Although it still feels like a work-in-progress (and is labeled “beta”), Alizila is a good idea. This is the digital age, and as mainstream media are stretched ever more thinly companies need to get better at telling their own stories directly to the audiences that matter to them.
But I wonder about two things. First is the effort taken to stress that Mr. Erickson remains a journalist and not a PR person. As a PR person, when I look at this site I see PR: A house platform for telling stories about the company and making the company more visible.
In the end, can you be a journalist in the sense most of us understand it and report impartially on a daily basis on the company cutting your paycheck? What will happen when there’s a real crisis or serious problem that demands coverage or investigation? What will happen the first time someone in an executive suite wants to kill or amend one of Mr. Erickson’s stories?

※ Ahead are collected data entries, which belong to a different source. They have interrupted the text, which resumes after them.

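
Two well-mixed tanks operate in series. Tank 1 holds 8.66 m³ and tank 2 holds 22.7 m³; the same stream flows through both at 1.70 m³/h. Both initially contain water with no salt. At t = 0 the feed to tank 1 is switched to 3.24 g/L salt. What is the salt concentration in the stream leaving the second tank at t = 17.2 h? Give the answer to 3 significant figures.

1.86 g/L

Each tank obeys Vᵢ dCᵢ/dt = Q(Cᵢ₋₁ − Cᵢ), so τᵢ = Vᵢ/Q.
τ₁ = 8.66/1.70 = 5.0941 h; τ₂ = 22.7/1.70 = 13.353 h.
Solving the cascade with C₁(0)=C₂(0)=0 gives C₂(t) = C_in[1 − (τ₁ e^(−t/τ₁) − τ₂ e^(−t/τ₂))/(τ₁ − τ₂)].
At t = 17.2: e^(−t/τ₁) = 0.034169, e^(−t/τ₂) = 0.27579.
C₂ = 3.24·[1 − (5.0941·0.034169 − 13.353·0.27579)/(-8.2588)] = 3.24·0.57517 = 1.8636 g/L.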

Some of the stories on Alizila do delve into Alibaba’s challenges, but none of them is what I would call confrontational. Ms. Alberts quotes Mr. Erickson remarking on an Alizila article he wrote on Alibaba’s efforts to tackle counterfeits on the site, saying, “I’m certainly not going for the jugular, but if you’re in PR it goes against every instinct in your body, because you are drawing attention to the fact that there are fakes on the website.”
I’m in PR, and as an outside observer it doesn’t go against every instinct in my body. The availability of pirate goods on Alibaba isn’t a secret that’s being suddenly revealed. Personally, I’d see a post on steps the company is taking to control a known problem, even one that embeds some criticisms or discusses past problems, as generally positive. If that story had been on a third-party news site, I’d grade it as positive with regards to Alibaba because of the emphasis on the company’s actions to resolve the problems and the positioning of the piracy problem as a widespread issue afflicting the entire industry (a classic PR technique, “broadening”). If it had been a story earned through PR, it’d be good PR.

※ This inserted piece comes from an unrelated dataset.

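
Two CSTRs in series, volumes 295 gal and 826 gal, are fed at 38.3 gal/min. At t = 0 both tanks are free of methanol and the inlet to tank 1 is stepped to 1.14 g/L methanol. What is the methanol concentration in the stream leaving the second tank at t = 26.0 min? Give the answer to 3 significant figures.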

The second question is why jump through hoops to make this look like a news site rather than harnessing Mr. Erickson’s talent and experience as a straightforward company blogger? He could cover the same topics, dig into general industry news, use a more engaging voice, and probably achieve similar visibility results for the company, without having to maintain what to me seems like an unsustainable air of impartiality. He could be an advocate in the best possible way.

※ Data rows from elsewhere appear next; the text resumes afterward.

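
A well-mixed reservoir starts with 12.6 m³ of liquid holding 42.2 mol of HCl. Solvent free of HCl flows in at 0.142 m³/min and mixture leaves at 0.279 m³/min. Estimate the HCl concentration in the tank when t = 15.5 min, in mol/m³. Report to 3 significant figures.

Total volume: dV/dt = Q_in − Q_out = -0.13700 m³/min, so V(t) = 12.6 − 0.13700 t and V(15.5) = 10.476 m³.
No HCl enters, so dm/dt = −Q_out · (m/V).
Separate: dm/m = −Q_out dt/V(t) ⇒ ln(m/m₀) = −(Q_out/(Q_in−Q_out)) ln(V/V₀).
m = m₀ (V₀/V)^(Q_out/(Q_in−Q_out)) = 42.2 × (12.6/10.476)^(-2.0365) = 28.979 mol.
C = m/V = 28.979/10.476 = 2.7661 mol/m³.

2.77 mol/m³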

Perhaps it has to do with how the audience they’re trying to reach will perceive a blog as against something that looks like a news site (although they’re also active on several conspicuously American social media networks). Or perhaps it’s simply the approach that everyone is comfortable with. There is a blog on Alizila, but although the posts seem shorter than the “news” articles, the voice is similar.
Ultimately, Alizila is PR. There’s nothing wrong with that. They should embrace it and be proud. Get past the “dark side” stuff. Good, honest communication and good storytelling are both part of good PR. And there is certainly a role for journalistic skills in good PR, nutting out the stories and telling them well (which is why our industry is full of ex-journalists, although Imagethief is not among them). But trying to distance such efforts from PR strikes me as disservice to PR and journalism alike.
With all that in mind, I think Alizila is interesting, especially coming from a Chinese company. I’m curious to see where they take it and if they launch a Chinese version.